Speculative decoding: a small draft model generates $k$ candidate tokens; the large model verifies them in a single forward pass. Speeds up generation by 2-3$\times$ with no quality loss.
Continuous batching (vLLM): dynamically batch requests at the token level rather than the sequence level. Dramatically improves GPU utilization for serving.
Parameter-Efficient Fine-Tuning (PEFT)
Full fine-tuning of a 70B model requires ~140GB GPU memory. PEFT methods update only a small fraction of parameters.
LoRA (Low-Rank Adaptation): add low-rank matrices $A \in \mathbb{R}^{d \times r}$, $B \in \mathbb{R}^{r \times d}$ to weight matrices; only $A$ and $B$ are trained.
\[W' = W + \Delta W = W + BA, \quad r \ll d\]Merges into the original weights at inference: no added latency.
QLoRA: quantize the base model to 4-bit; train LoRA adapters in 16-bit. Enables fine-tuning a 70B model on a single 48GB GPU.
Prompt tuning / prefix tuning: prepend a small number of learned tokens to the input. Only the prefix parameters are trained.
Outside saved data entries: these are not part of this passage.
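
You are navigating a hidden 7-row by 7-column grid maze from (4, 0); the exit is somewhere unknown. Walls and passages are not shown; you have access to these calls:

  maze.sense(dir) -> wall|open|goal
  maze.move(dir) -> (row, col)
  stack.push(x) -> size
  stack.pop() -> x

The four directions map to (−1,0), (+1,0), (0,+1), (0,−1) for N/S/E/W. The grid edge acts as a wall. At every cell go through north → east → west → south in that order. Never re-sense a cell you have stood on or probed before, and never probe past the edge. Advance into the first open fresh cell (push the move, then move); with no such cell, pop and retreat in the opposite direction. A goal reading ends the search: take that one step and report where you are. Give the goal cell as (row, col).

>> maze.sense(dir: north)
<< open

>> stack.push(x: north)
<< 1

>> maze.move(dir: north)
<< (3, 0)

>> maze.sense(dir: north)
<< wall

>> maze.sense(dir: east)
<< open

>> stack.push(x: east)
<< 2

>> maze.move(dir: east)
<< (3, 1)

>> maze.sense(dir: north)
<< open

>> stack.push(x: north)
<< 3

>> maze.move(dir: north)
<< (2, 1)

>> maze.sense(dir: north)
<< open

>> stack.push(x: north)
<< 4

>> maze.move(dir: north)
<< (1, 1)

>> maze.sense(dir: north)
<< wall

>> maze.sense(dir: east)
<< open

>> stack.push(x: east)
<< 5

>> maze.move(dir: east)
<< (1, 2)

>> maze.sense(dir: north)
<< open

>> stack.push(x: north)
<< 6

>> maze.move(dir: north)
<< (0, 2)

>> maze.sense(dir: east)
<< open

>> stack.push(x: east)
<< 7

>> maze.move(dir: east)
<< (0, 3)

>> maze.sense(dir: east)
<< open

>> stack.push(x: east)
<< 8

>> maze.move(dir: east)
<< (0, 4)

>> maze.sense(dir: east)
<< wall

>> maze.sense(dir: south)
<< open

>> stack.push(x: south)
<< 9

>> maze.move(dir: south)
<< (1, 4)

>> maze.sense(dir: east)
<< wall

>> maze.sense(dir: west)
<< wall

>> maze.sense(dir: south)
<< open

>> stack.push(x: south)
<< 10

>> maze.move(dir: south)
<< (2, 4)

>> maze.sense(dir: east)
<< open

>> stack.push(x: east)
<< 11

>> maze.move(dir: east)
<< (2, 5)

>> maze.sense(dir: east)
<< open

>> stack.push(x: east)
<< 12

>> maze.move(dir: east)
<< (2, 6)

>> maze.sense(dir: north)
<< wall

>> maze.sense(dir: south)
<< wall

>> stack.pop()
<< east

>> maze.move(dir: west)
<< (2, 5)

>> maze.sense(dir: south)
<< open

>> stack.push(x: south)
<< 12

>> maze.move(dir: south)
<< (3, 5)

>> maze.sense(dir: west)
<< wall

>> maze.sense(dir: south)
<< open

>> stack.push(x: south)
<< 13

>> maze.move(dir: south)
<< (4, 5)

>> maze.sense(dir: east)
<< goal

>> maze.move(dir: east)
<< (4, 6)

Answer: (4, 6)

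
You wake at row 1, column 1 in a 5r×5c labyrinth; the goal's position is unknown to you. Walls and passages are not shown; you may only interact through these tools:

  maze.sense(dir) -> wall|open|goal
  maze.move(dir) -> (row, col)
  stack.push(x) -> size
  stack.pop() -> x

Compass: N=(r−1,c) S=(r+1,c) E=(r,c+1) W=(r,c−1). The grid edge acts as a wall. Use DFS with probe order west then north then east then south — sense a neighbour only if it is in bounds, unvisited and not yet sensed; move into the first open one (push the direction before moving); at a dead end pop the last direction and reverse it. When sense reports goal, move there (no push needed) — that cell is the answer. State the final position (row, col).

→ sense(west)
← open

→ push(west)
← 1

→ move(west)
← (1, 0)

→ sense(north)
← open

→ push(north)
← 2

→ move(north)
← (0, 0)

→ sense(east)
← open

→ push(east)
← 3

→ move(east)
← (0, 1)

→ sense(east)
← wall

→ pop()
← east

→ move(west)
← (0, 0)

→ pop()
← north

→ move(south)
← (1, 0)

→ sense(south)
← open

→ push(south)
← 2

→ move(south)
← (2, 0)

→ sense(east)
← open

→ push(east)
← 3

→ move(east)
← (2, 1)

→ sense(east)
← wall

→ sense(south)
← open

→ push(south)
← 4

→ move(south)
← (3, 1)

→ sense(west)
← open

→ push(west)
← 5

→ move(west)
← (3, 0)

→ sense(south)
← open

→ push(south)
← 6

→ move(south)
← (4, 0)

→ sense(east)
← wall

→ pop()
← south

→ move(north)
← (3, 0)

→ pop()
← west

→ move(east)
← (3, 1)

→ sense(east)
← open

→ push(east)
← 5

→ move(east)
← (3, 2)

→ sense(east)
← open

→ push(east)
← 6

→ move(east)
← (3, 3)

→ sense(north)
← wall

→ sense(east)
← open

→ push(east)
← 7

→ move(east)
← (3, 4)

→ sense(north)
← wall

→ sense(south)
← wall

→ pop()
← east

→ move(west)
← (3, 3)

→ sense(south)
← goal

→ move(south)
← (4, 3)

Answer: (4, 3)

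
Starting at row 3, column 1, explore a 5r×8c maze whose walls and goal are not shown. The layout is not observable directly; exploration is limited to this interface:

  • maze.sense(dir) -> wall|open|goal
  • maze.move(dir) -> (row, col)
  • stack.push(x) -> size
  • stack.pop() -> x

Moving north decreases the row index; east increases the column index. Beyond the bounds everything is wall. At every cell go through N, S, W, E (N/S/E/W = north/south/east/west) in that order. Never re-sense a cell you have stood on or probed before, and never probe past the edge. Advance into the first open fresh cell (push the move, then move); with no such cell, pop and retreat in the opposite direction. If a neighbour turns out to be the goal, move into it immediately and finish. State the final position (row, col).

·→ sense(north)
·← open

·→ push(north)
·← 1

·→ move(north)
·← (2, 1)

·→ sense(north)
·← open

·→ push(north)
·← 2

·→ move(north)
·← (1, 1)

·→ sense(north)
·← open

·→ push(north)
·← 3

·→ move(north)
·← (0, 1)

·→ sense(west)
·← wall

·→ sense(east)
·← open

·→ push(east)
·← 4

·→ move(east)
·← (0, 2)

·→ sense(south)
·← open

·→ push(south)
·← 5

·→ move(south)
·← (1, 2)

·→ sense(south)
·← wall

·→ sense(east)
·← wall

·→ pop()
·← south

·→ move(north)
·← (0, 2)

·→ sense(east)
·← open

·→ push(east)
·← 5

·→ move(east)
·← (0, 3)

·→ sense(east)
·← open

·→ push(east)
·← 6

·→ move(east)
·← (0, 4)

·→ sense(south)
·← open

·→ push(south)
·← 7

·→ move(south)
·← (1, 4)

·→ sense(south)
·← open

·→ push(south)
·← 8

·→ move(south)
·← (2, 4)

·→ sense(south)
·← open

·→ push(south)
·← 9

·→ move(south)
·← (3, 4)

·→ sense(south)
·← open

·→ push(south)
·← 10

·→ move(south)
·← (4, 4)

·→ sense(west)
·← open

·→ push(west)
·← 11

·→ move(west)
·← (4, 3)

·→ sense(north)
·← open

·→ push(north)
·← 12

·→ move(north)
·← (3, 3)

·→ sense(north)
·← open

·→ push(north)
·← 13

·→ move(north)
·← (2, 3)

·→ pop()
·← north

·→ move(south)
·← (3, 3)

·→ sense(west)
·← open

·→ push(west)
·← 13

·→ move(west)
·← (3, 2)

·→ sense(south)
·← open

·→ push(south)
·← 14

·→ move(south)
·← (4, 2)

·→ sense(west)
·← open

·→ push(west)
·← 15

·→ move(west)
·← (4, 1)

·→ sense(west)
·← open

·→ push(west)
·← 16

·→ move(west)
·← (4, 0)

·→ sense(north)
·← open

·→ push(north)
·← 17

·→ move(north)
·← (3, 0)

·→ sense(north)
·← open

·→ push(north)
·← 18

·→ move(north)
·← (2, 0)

·→ sense(north)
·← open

·→ push(north)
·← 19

·→ move(north)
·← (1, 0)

·→ pop()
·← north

·→ move(south)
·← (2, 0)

·→ pop()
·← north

·→ move(south)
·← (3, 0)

·→ pop()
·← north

·→ move(south)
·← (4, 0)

·→ pop()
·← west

·→ move(east)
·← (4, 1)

·→ pop()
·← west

·→ move(east)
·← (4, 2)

·→ pop()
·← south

·→ move(north)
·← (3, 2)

·→ pop()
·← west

·→ move(east)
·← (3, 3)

·→ pop()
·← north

·→ move(south)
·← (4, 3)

·→ pop()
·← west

·→ move(east)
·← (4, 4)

·→ sense(east)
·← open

·→ push(east)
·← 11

·→ move(east)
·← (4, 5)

·→ sense(north)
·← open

·→ push(north)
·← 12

·→ move(north)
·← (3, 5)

·→ sense(north)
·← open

·→ push(north)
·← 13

·→ move(north)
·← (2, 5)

·→ sense(north)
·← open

·→ push(north)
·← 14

·→ move(north)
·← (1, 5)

·→ sense(north)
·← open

·→ push(north)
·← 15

·→ move(north)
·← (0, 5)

·→ sense(east)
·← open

·→ push(east)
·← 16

·→ move(east)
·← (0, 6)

·→ sense(south)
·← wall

·→ sense(east)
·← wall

·→ pop()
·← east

·→ move(west)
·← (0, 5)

·→ pop()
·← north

·→ move(south)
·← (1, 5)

·→ pop()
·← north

·→ move(south)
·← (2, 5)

·→ sense(east)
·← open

·→ push(east)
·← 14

·→ move(east)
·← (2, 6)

·→ sense(south)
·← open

·→ push(south)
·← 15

·→ move(south)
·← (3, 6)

·→ sense(south)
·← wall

·→ sense(east)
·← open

·→ push(east)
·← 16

·→ move(east)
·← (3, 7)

·→ sense(north)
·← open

·→ push(north)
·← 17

·→ move(north)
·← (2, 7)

·→ sense(north)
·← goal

·→ move(north)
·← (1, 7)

Answer: (1, 7)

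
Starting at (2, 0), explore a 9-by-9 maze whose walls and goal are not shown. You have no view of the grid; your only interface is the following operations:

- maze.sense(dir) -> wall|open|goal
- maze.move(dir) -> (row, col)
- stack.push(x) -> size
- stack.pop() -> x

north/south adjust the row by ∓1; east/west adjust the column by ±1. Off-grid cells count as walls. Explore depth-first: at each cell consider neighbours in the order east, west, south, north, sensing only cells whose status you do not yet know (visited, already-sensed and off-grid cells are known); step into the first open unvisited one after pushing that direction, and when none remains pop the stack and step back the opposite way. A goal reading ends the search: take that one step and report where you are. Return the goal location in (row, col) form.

Do: maze.sense[dir: east]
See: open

Do: stack.push[x: east]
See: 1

Do: maze.move[dir: east]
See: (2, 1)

Do: maze.sense[dir: east]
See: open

Do: stack.push[x: east]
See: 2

Do: maze.move[dir: east]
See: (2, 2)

Do: maze.sense[dir: east]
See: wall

Do: maze.sense[dir: south]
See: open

Do: stack.push[x: south]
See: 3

Do: maze.move[dir: south]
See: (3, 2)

Do: maze.sense[dir: east]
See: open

Do: stack.push[x: east]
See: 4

Do: maze.move[dir: east]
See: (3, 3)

Do: maze.sense[dir: east]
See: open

Do: stack.push[x: east]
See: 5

Do: maze.move[dir: east]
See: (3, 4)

Do: maze.sense[dir: east]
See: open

Do: stack.push[x: east]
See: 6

Do: maze.move[dir: east]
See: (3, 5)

Do: maze.sense[dir: east]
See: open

Do: stack.push[x: east]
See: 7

Do: maze.move[dir: east]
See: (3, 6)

Do: maze.sense[dir: east]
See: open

Do: stack.push[x: east]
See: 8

Do: maze.move[dir: east]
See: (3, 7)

Do: maze.sense[dir: east]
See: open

Do: stack.push[x: east]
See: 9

Do: maze.move[dir: east]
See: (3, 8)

Do: maze.sense[dir: south]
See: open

Do: stack.push[x: south]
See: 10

Do: maze.move[dir: south]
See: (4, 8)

Do: maze.sense[dir: west]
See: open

Do: stack.push[x: west]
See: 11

Do: maze.move[dir: west]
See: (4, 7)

Do: maze.sense[dir: west]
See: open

Do: stack.push[x: west]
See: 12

Do: maze.move[dir: west]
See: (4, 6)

Do: maze.sense[dir: west]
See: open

Do: stack.push[x: west]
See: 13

Do: maze.move[dir: west]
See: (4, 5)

Do: maze.sense[dir: west]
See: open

Do: stack.push[x: west]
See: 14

Do: maze.move[dir: west]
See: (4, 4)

Do: maze.sense[dir: west]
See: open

Do: stack.push[x: west]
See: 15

Do: maze.move[dir: west]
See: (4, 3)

Do: maze.sense[dir: west]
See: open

Do: stack.push[x: west]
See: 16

Do: maze.move[dir: west]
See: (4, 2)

Do: maze.sense[dir: west]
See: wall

Do: maze.sense[dir: south]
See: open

Do: stack.push[x: south]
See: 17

Do: maze.move[dir: south]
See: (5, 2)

Do: maze.sense[dir: east]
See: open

Do: stack.push[x: east]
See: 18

Do: maze.move[dir: east]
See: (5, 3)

Do: maze.sense[dir: east]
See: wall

Do: maze.sense[dir: south]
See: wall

Do: stack.pop[]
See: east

Do: maze.move[dir: west]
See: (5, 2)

Do: maze.sense[dir: west]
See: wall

Do: maze.sense[dir: south]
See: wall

Do: stack.pop[]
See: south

Do: maze.move[dir: north]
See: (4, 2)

Do: stack.pop[]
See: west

Do: maze.move[dir: east]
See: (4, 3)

Do: stack.pop[]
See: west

Do: maze.move[dir: east]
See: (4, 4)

Do: stack.pop[]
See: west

Do: maze.move[dir: east]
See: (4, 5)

Do: maze.sense[dir: south]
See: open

Do: stack.push[x: south]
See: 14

Do: maze.move[dir: south]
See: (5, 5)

Do: maze.sense[dir: east]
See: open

Do: stack.push[x: east]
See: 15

Do: maze.move[dir: east]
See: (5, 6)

Do: maze.sense[dir: east]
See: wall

Do: maze.sense[dir: south]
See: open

Do: stack.push[x: south]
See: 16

Do: maze.move[dir: south]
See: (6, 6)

Do: maze.sense[dir: east]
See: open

Do: stack.push[x: east]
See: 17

Do: maze.move[dir: east]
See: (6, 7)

Do: maze.sense[dir: east]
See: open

Do: stack.push[x: east]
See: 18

Do: maze.move[dir: east]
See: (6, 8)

Do: maze.sense[dir: south]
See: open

Do: stack.push[x: south]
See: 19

Do: maze.move[dir: south]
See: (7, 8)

Do: maze.sense[dir: west]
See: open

Do: stack.push[x: west]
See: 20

Do: maze.move[dir: west]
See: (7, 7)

Do: maze.sense[dir: west]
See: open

Do: stack.push[x: west]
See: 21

Do: maze.move[dir: west]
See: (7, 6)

Do: maze.sense[dir: west]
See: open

Do: stack.push[x: west]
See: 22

Do: maze.move[dir: west]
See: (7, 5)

Do: maze.sense[dir: west]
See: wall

Do: maze.sense[dir: south]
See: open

Do: stack.push[x: south]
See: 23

Do: maze.move[dir: south]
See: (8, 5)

Do: maze.sense[dir: east]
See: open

Do: stack.push[x: east]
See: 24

Do: maze.move[dir: east]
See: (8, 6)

Do: maze.sense[dir: east]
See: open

Do: stack.push[x: east]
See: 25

Do: maze.move[dir: east]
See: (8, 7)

Do: maze.sense[dir: east]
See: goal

Do: maze.move[dir: east]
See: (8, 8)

Answer: (8, 8)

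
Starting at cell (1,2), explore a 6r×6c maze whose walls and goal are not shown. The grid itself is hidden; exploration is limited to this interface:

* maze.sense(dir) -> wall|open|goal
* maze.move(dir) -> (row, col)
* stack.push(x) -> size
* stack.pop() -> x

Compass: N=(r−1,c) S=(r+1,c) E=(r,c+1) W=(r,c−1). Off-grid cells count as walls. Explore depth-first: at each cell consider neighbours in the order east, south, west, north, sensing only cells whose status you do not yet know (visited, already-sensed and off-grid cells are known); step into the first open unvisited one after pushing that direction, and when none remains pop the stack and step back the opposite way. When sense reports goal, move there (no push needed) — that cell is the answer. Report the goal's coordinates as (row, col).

! maze.sense(east) ~> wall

! maze.sense(south) ~> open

! stack.push(south) ~> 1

! maze.move(south) ~> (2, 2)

! maze.sense(east) ~> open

! stack.push(east) ~> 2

! maze.move(east) ~> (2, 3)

! maze.sense(east) ~> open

! stack.push(east) ~> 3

! maze.move(east) ~> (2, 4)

! maze.sense(east) ~> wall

! maze.sense(south) ~> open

! stack.push(south) ~> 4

! maze.move(south) ~> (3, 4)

! maze.sense(east) ~> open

! stack.push(east) ~> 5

! maze.move(east) ~> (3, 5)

! maze.sense(south) ~> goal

! maze.move(south) ~> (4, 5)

Answer: (4, 5)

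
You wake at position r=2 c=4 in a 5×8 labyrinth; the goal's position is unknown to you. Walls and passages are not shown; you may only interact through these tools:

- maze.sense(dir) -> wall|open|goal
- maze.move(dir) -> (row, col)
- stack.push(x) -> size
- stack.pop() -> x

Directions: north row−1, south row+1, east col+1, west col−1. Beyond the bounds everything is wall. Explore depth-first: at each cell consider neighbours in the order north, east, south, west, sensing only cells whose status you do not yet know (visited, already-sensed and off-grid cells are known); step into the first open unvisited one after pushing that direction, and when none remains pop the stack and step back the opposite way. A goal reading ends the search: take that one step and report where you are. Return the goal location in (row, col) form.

# 1. sense(dir=north) : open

# 2. push(x=north) : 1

# 3. move(dir=north) : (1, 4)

# 4. sense(dir=north) : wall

# 5. sense(dir=east) : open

# 6. push(x=east) : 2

# 7. move(dir=east) : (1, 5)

# 8. sense(dir=north) : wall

# 9. sense(dir=east) : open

# 10. push(x=east) : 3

# 11. move(dir=east) : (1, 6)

# 12. sense(dir=north) : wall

# 13. sense(dir=east) : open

# 14. push(x=east) : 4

# 15. move(dir=east) : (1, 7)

# 16. sense(dir=north) : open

# 17. push(x=north) : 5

# 18. move(dir=north) : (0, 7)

# 19. pop() : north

# 20. move(dir=south) : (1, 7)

# 21. sense(dir=south) : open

# 22. push(x=south) : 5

# 23. move(dir=south) : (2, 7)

# 24. sense(dir=south) : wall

# 25. sense(dir=west) : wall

# 26. pop() : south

# 27. move(dir=north) : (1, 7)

# 28. pop() : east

# 29. move(dir=west) : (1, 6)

# 30. pop() : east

# 31. move(dir=west) : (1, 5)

# 32. sense(dir=south) : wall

# 33. pop() : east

# 34. move(dir=west) : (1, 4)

# 35. sense(dir=west) : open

# 36. push(x=west) : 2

# 37. move(dir=west) : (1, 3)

# 38. sense(dir=north) : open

# 39. push(x=north) : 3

# 40. move(dir=north) : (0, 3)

# 41. sense(dir=west) : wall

# 42. pop() : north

# 43. move(dir=south) : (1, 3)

# 44. sense(dir=south) : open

# 45. push(x=south) : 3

# 46. move(dir=south) : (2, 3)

# 47. sense(dir=south) : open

# 48. push(x=south) : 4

# 49. move(dir=south) : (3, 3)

# 50. sense(dir=east) : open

# 51. push(x=east) : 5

# 52. move(dir=east) : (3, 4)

# 53. sense(dir=east) : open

# 54. push(x=east) : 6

# 55. move(dir=east) : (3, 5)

# 56. sense(dir=east) : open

# 57. push(x=east) : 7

# 58. move(dir=east) : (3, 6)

# 59. sense(dir=south) : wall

# 60. pop() : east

# 61. move(dir=west) : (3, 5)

# 62. sense(dir=south) : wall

# 63. pop() : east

# 64. move(dir=west) : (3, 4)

# 65. sense(dir=south) : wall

# 66. pop() : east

# 67. move(dir=west) : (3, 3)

# 68. sense(dir=south) : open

# 69. push(x=south) : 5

# 70. move(dir=south) : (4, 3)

# 71. sense(dir=west) : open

# 72. push(x=west) : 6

# 73. move(dir=west) : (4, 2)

# 74. sense(dir=north) : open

# 75. push(x=north) : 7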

Prominent LLMs (as of early 2025)
| Model | Org | Params | Context | Open weights |
|---|---|---|---|---|
| GPT-4o | OpenAI | Unknown | 128k | No |
| Claude 3.5 Sonnet | Anthropic | Unknown | 200k | No |
| Gemini 1.5 Pro | Unknown | 1M | No | |
| LLaMA-3.1 405B | Meta | 405B | 128k | Yes |
| Mistral Large 2 | Mistral | 123B | 128k | No |
| Qwen2.5 72B | Alibaba | 72B | 128k | Yes |
| DeepSeek-V3 | DeepSeek | 671B (MoE) | 128k | Yes |
Alignment and Safety
Hallucination: LLMs generate plausible-sounding but false statements. Especially problematic for low-frequency facts. Mitigated by retrieval augmentation, citation, and fine-tuning on factual datasets.
Jailbreaking: adversarial prompts that bypass safety guardrails. Active area of red-teaming research.
Constitutional AI (Anthropic): uses a set of principles to critique and revise model outputs; reduces reliance on human labelers for safety feedback.
Bias: LLMs reflect biases in pretraining data (gender, racial, cultural). Evaluated with bias benchmarks (WinoBias, BBQ) and mitigated with balanced training data and RLHF.